Another way of distinguishing these is between BAU (Business – or Busyness – as Usual) on the one hand and special effort on the other.
Busyness As Usual gives us the expected results for the usual input and activity. It’s all the stuff that gets generated by being in business – interactions with clients, prospects, staff, suppliers, etc. It comes at us at least as fast (often faster) than our ability to process and despatch it. A lot of it appears to be urgent, because someone else’s ability to remain in busy-ness depends on your response. Much of our Busyness As Usual is self-perpetuating.
And it’s not as if the line between the important and the rest is clear and unambiguous. We’re big fans of having just three MIGs (Most Important Goals). In our own business tightly focusing on our MIGs has enabled us to make that important/unimportant call more quickly and confidently. But even then, we have RIGs and QIGs (Relatively Important Goals and Quite Important Goals). We have to make the commitment to focus on the MIGs ahead of the RIGs and QIGs, otherwise the MIGs won’t happen.
This is where the rubber really hits the road: we don’t tend to waste a lot of time. We spend our time and effort on things that matter. The hard part is that we have to deliberately choose some things that matter more than other things, even though that choice has costs, especially in the short term. But here’s the thing: the long term pain of doing less important stuff ahead of the Most Important Goals is much higher – pain now or pain later.
Project thinking
There’s a way of thinking about goals that increase the likelihood of achieving them. When you look back on your accomplishments and achievements, you’re likely to find that they have some things in common:
- Deadline.
- Clear outcome.
- A plan of attack.
- Resources – committed time and effort.
All those things are characteristics of projects. Treating our goals as projects gives them a much better chance of being achieved than if we leave them as BAU, or have goals that are open-ended, not clear, or not organised.
For example, we might have a goal of achieving budget sales. There’s a certain amount of business that comes in anyway, a certain amount that’s likely to be on the table and a certain amount that drops into our laps. Taken together, we can create an expectable number.
But let’s say we wanted more than budget, let’s say we wanted a more than expectable number.
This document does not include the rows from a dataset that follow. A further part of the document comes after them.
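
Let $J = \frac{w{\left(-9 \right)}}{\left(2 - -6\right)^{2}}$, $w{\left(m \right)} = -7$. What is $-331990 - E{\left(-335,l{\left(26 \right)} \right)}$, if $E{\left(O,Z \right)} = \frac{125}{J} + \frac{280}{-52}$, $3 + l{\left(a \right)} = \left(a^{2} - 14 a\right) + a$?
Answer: $- \frac{30106600}{91} \approx -3.3084 \cdot 10^{5}$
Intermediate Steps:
$l{\left(a \right)} = -3 + a^{2} - 13 a$ ($l{\left(a \right)} = -3 + \left(\left(a^{2} - 14 a\right) + a\right) = -3 + \left(a^{2} - 13 a\right) = -3 + a^{2} - 13 a$)
$J = - \frac{7}{64}$ ($J = - \frac{7}{\left(2 - -6\right)^{2}} = - \frac{7}{\left(2 + 6\right)^{2}} = - \frac{7}{8^{2}} = - \frac{7}{64} \approx -0.10938$)
$E{\left(O,Z \right)} = - \frac{104490}{91}$ ($E{\left(O,Z \right)} = \frac{125}{- \frac{7}{64}} + \frac{280}{-52} = 125 \left(- \frac{64}{7}\right) + 280 \left(- \frac{1}{52}\right) = - \frac{8000}{7} - \frac{70}{13} = - \frac{104490}{91}$)
$-331990 - E{\left(-335,l{\left(26 \right)} \right)} = -331990 - - \frac{104490}{91} = -331990 + \frac{104490}{91} = - \frac{30106600}{91}$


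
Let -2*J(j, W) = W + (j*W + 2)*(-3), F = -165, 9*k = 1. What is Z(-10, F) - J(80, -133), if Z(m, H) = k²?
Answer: 2574263/162 ≈ 15891.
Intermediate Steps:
k = ⅑ (k = (⅑)*1 = ⅑ ≈ 0.11111)
Z(m, H) = 1/81 (Z(m, H) = (⅑)² = 1/81)
J(j, W) = 3 - W/2 + 3*W*j/2 (J(j, W) = -(W + (j*W + 2)*(-3))/2 = -(W + (W*j + 2)*(-3))/2 = -(W + (2 + W*j)*(-3))/2 = -(W + (-6 - 3*W*j))/2 = -(-6 + W - 3*W*j)/2 = 3 - W/2 + 3*W*j/2)
Z(-10, F) - J(80, -133) = 1/81 - (3 - ½*(-133) + (3/2)*(-133)*80) = 1/81 - (3 + 133/2 - 15960) = 1/81 - 1*(-31781/2) = 1/81 + 31781/2 = 2574263/162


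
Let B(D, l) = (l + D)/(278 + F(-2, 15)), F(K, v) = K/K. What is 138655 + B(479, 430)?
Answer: 4298406/31 ≈ 1.3866e+5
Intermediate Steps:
F(K, v) = 1
B(D, l) = D/279 + l/279 (B(D, l) = (l + D)/(278 + 1) = (D + l)/279 = (D + l)*(1/279) = D/279 + l/279)
138655 + B(479, 430) = 138655 + ((1/279)*479 + (1/279)*430) = 138655 + (479/279 + 430/279) = 138655 + 101/31 = 4298406/31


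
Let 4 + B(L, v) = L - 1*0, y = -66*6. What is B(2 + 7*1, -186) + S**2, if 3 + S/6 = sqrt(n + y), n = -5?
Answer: -14107 - 216*I*sqrt(401) ≈ -14107.0 - 4325.4*I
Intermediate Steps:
y = -396
B(L, v) = -4 + L (B(L, v) = -4 + (L - 1*0) = -4 + (L + 0) = -4 + L)
S = -18 + 6*I*sqrt(401) (S = -18 + 6*sqrt(-5 - 396) = -18 + 6*sqrt(-401) = -18 + 6*(I*sqrt(401)) = -18 + 6*I*sqrt(401) ≈ -18.0 + 120.15*I)
B(2 + 7*1, -186) + S**2 = (-4 + (2 + 7*1)) + (-18 + 6*I*sqrt(401))**2 = (-4 + (2 + 7)) + (-18 + 6*I*sqrt(401))**2 = (-4 + 9) + (-18 + 6*I*sqrt(401))**2 = 5 + (-18 + 6*I*sqrt(401))**2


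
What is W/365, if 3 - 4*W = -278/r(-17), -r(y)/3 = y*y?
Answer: 2323/1265820 ≈ 0.0018352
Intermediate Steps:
r(y) = -3*y² (r(y) = -3*y*y = -3*y²)
W = 2323/3468 (W = ¾ - (-139)/(2*((-3*(-17)²))) = ¾ - (-139)/(2*((-3*289))) = ¾ - (-139)/(2*(-867)) = ¾ - (-139)*(-1)/(2*867) = ¾ - ¼*278/867 = ¾ - 139/1734 = 2323/3468 ≈ 0.66984)
W/365 = (2323/3468)/365 = (2323/3468)*(1/365) = 2323/1265820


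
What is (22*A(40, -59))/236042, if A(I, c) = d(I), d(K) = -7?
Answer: -77/118021 ≈ -0.00065243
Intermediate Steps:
A(I, c) = -7
(22*A(40, -59))/236042 = (22*(-7))/236042 = -154*1/236042 = -77/118021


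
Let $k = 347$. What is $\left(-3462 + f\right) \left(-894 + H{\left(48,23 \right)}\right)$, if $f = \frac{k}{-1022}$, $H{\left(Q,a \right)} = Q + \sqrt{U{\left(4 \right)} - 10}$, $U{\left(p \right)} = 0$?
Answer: $\frac{1496790153}{511} - \frac{3538511 i \sqrt{10}}{1022} \approx 2.9291 \cdot 10^{6} - 10949.0 i$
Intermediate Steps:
$H{\left(Q,a \right)} = Q + i \sqrt{10}$ ($H{\left(Q,a \right)} = Q + \sqrt{0 - 10} = Q + \sqrt{-10} = Q + i \sqrt{10}$)
$f = - \frac{347}{1022}$ ($f = \frac{347}{-1022} = 347 \left(- \frac{1}{1022}\right) = - \frac{347}{1022} \approx -0.33953$)
$\left(-3462 + f\right) \left(-894 + H{\left(48,23 \right)}\right) = \left(-3462 - \frac{347}{1022}\right) \left(-894 + \left(48 + i \sqrt{10}\right)\right) = - \frac{3538511 \left(-846 + i \sqrt{10}\right)}{1022} = \frac{1496790153}{511} - \frac{3538511 i \sqrt{10}}{1022}$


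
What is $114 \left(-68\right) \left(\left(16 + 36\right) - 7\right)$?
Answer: $-348840$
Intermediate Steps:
$114 \left(-68\right) \left(\left(16 + 36\right) - 7\right) = - 7752 \left(52 - 7\right) = \left(-7752\right) 45 = -348840$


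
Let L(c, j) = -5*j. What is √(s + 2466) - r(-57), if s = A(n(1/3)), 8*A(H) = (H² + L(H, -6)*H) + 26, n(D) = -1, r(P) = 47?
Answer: -47 + 5*√1578/4 ≈ 2.6551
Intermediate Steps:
A(H) = 13/4 + H²/8 + 15*H/4 (A(H) = ((H² + (-5*(-6))*H) + 26)/8 = ((H² + 30*H) + 26)/8 = (26 + H² + 30*H)/8 = 13/4 + H²/8 + 15*H/4)
s = -3/8 (s = 13/4 + (⅛)*(-1)² + (15/4)*(-1) = 13/4 + (⅛)*1 - 15/4 = 13/4 + ⅛ - 15/4 = -3/8 ≈ -0.37500)
√(s + 2466) - r(-57) = √(-3/8 + 2466) - 1*47 = √(19725/8) - 47 = 5*√1578/4 - 47 = -47 + 5*√1578/4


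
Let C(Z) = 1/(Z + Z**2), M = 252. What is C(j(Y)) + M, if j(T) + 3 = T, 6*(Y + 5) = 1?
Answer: 485640/1927 ≈ 252.02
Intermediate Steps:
Y = -29/6 (Y = -5 + (1/6)*1 = -5 + 1/6 = -29/6 ≈ -4.8333)
j(T) = -3 + T
C(j(Y)) + M = 1/((-3 - 29/6)*(1 + (-3 - 29/6))) + 252 = 1/((-47/6)*(1 - 47/6)) + 252 = -6/(47*(-41/6)) + 252 = -6/47*(-6/41) + 252 = 36/1927 + 252 = 485640/1927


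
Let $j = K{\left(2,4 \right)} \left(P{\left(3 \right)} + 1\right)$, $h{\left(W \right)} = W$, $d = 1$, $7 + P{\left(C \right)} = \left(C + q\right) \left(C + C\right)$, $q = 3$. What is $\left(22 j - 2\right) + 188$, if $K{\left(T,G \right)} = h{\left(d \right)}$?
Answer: $846$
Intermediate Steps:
$P{\left(C \right)} = -7 + 2 C \left(3 + C\right)$ ($P{\left(C \right)} = -7 + \left(C + 3\right) \left(C + C\right) = -7 + \left(3 + C\right) 2 C = -7 + 2 C \left(3 + C\right)$)
$K{\left(T,G \right)} = 1$
$j = 30$ ($j = 1 \left(\left(-7 + 2 \cdot 3^{2} + 6 \cdot 3\right) + 1\right) = 1 \left(\left(-7 + 2 \cdot 9 + 18\right) + 1\right) = 1 \left(\left(-7 + 18 + 18\right) + 1\right) = 1 \left(29 + 1\right) = 1 \cdot 30 = 30$)
$\left(22 j - 2\right) + 188 = \left(22 \cdot 30 - 2\right) + 188 = \left(660 - 2\right) + 188 = 658 + 188 = 846$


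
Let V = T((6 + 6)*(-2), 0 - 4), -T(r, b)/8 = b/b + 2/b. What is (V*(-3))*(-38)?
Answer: -456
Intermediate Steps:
T(r, b) = -8 - 16/b (T(r, b) = -8*(b/b + 2/b) = -8*(1 + 2/b) = -8 - 16/b)
V = -4 (V = -8 - 16/(0 - 4) = -8 - 16/(-4) = -8 - 16*(-¼) = -8 + 4 = -4)
(V*(-3))*(-38) = -4*(-3)*(-38) = 12*(-38) = -456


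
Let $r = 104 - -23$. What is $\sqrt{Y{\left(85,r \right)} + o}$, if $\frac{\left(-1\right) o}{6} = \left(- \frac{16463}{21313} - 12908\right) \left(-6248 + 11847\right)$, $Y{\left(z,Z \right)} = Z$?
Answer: $\frac{\sqrt{196986271429923037}}{21313} \approx 20824.0$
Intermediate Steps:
$r = 127$ ($r = 104 + 23 = 127$)
$o = \frac{9242538063198}{21313}$ ($o = - 6 \left(- \frac{16463}{21313} - 12908\right) \left(-6248 + 11847\right) = - 6 \left(\left(-16463\right) \frac{1}{21313} - 12908\right) 5599 = - 6 \left(- \frac{16463}{21313} - 12908\right) 5599 = - 6 \left(\left(- \frac{275124667}{21313}\right) 5599\right) = \left(-6\right) \left(- \frac{1540423010533}{21313}\right) = \frac{9242538063198}{21313} \approx 4.3366 \cdot 10^{8}$)
$\sqrt{Y{\left(85,r \right)} + o} = \sqrt{127 + \frac{9242538063198}{21313}} = \sqrt{\frac{9242540769949}{21313}} = \frac{\sqrt{196986271429923037}}{21313}$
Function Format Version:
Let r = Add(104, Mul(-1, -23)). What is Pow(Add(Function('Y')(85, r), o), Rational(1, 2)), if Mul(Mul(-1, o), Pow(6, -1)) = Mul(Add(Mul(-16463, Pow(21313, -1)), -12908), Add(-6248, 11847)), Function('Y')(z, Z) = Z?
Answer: Mul(Rational(1, 21313), Pow(196986271429923037, Rational(1, 2))) ≈ 20824.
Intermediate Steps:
r = 127 (r = Add(104, 23) = 127)
o = Rational(9242538063198, 21313) (o = Mul(-6, Mul(Add(Mul(-16463, Pow(21313, -1)), -12908), Add(-6248, 11847))) = Mul(-6, Mul(Add(Mul(-16463, Rational(1, 21313)), -12908), 5599)) = Mul(-6, Mul(Add(Rational(-16463, 21313), -12908), 5599)) = Mul(-6, Mul(Rational(-275124667, 21313), 5599)) = Mul(-6, Rational(-1540423010533, 21313)) = Rational(9242538063198, 21313) ≈ 4.3366e+8)
Pow(Add(Function('Y')(85, r), o), Rational(1, 2)) = Pow(Add(127, Rational(9242538063198, 21313)), Rational(1, 2)) = Pow(Rational(9242540769949, 21313), Rational(1, 2)) = Mul(Rational(1, 21313), Pow(196986271429923037, Rational(1, 2)))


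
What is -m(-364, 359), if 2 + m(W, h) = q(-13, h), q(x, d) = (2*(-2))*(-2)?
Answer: -6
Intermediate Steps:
q(x, d) = 8 (q(x, d) = -4*(-2) = 8)
m(W, h) = 6 (m(W, h) = -2 + 8 = 6)
-m(-364, 359) = -1*6 = -6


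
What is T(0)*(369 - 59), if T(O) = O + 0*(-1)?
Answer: 0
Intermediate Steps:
T(O) = O (T(O) = O + 0 = O)
T(0)*(369 - 59) = 0*(369 - 59) = 0*310 = 0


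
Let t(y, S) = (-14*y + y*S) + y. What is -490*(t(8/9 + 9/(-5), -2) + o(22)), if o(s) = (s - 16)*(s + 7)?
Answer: -275870/3 ≈ -91957.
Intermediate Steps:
t(y, S) = -13*y + S*y (t(y, S) = (-14*y + S*y) + y = -13*y + S*y)
o(s) = (-16 + s)*(7 + s)
-490*(t(8/9 + 9/(-5), -2) + o(22)) = -490*((8/9 + 9/(-5))*(-13 - 2) + (-112 + 22² - 9*22)) = -490*((8*(⅑) + 9*(-⅕))*(-15) + (-112 + 484 - 198)) = -490*((8/9 - 9/5)*(-15) + 174) = -490*(-41/45*(-15) + 174) = -490*(41/3 + 174) = -490*563/3 = -275870/3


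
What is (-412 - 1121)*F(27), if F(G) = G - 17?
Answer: -15330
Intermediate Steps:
F(G) = -17 + G
(-412 - 1121)*F(27) = (-412 - 1121)*(-17 + 27) = -1533*10 = -15330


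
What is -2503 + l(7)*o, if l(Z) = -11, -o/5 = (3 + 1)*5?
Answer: -1403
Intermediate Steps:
o = -100 (o = -5*(3 + 1)*5 = -20*5 = -5*20 = -100)
-2503 + l(7)*o = -2503 - 11*(-100) = -2503 + 1100 = -1403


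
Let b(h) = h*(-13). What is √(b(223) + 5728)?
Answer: √2829 ≈ 53.188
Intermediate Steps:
b(h) = -13*h
√(b(223) + 5728) = √(-13*223 + 5728) = √(-2899 + 5728) = √2829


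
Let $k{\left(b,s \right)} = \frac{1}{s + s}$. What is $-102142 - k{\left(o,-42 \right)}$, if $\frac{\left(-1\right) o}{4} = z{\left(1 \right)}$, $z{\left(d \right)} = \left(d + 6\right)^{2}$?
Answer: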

If we put “exceed budget” as a goal, we might get above budget. If we do the work to identify that our biggest growth opportunity is in that product or this segment or that market, then we would specify a target in absolute dollar terms (not percentages) for that opportunity. We would put a timeframe on it and work out what the required key tasks are, with a special focus on the new.
The real difference between BAU and projects is that BAU is the repetition of standard tasks and processes, whereas projects are made up of new tasks and steps. BAU is maintenance, project is construction. Projects are over and above, BAU is below the line. Projects are change, BAU is stability.
I had a boss who disliked my tendency to turn things into projects. He felt that because I was in an operational management role, I should be looking at processes and people in deep detail and making sure it was all just ticking over. He was right that I was the wrong guy for BAU. I was not cut out to be an operational manager. But he was wrong about the projects: the reality was that while the business was run on standard tasks, we had to make so many changes that the only way to get them in was to run them as projects. It was only when the projects were complete that we could shift to BAU.